China hat mit dem PIPL (Personal Information Protection Law) sogar ein Gesetz, das fast wie die DS-GVO klingt. Allerdings schützt es Dich nur vor Firmen, kaum vor dem Staat. Der darf in der Volksrepublik praktisch alles mitlesen. Deswegen kommunizieren viele Chines:innen nicht offen, was sie denken.

Brasilien zeigt, dass es auch anders geht: Das Land hat seinen Datenschutz an der DS-GVO ausgerichtet.

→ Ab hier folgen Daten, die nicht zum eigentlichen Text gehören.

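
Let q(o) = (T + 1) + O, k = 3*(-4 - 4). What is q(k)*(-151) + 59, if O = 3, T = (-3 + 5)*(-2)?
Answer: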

Seit Anfang 2026 erkennt die EU das LGPD (Lei Geral de Proteção de Dados) als gleichwertig an.

Was Du selbst tun kannst:

  • Nutze VPNs: In Europa kannst Du mit VPN-Apps Deine Verbindung verschlüsseln.
  • Richte es vorher ein: In der Türkei ist ein VPN legal, aber die Behörden sperren einzelne Anbieter – vor Ort kriegst Du die App oft nicht mehr installiert.
  • Hol Dir ein Zweithandy: In Russland oder China sind VPNs meist komplett blockiert. Lass vielleicht besser dein echtes Smartphone daheim.
  • Scroll durch Deine Posts: Nichts löschen (das wirkt verdächtig), aber sei Dir klar, was öffentlich sichtbar ist.
  • Limitiere Deine Berechtigungen: Apps aus datenschutzfernen Ländern wie China greifen oft mehr ab, als Du denkst.
  • Kenne Deine Rechte: Bei EU-Firmen kannst Du überall Auskunft und Löschung verlangen – auch im Ausland.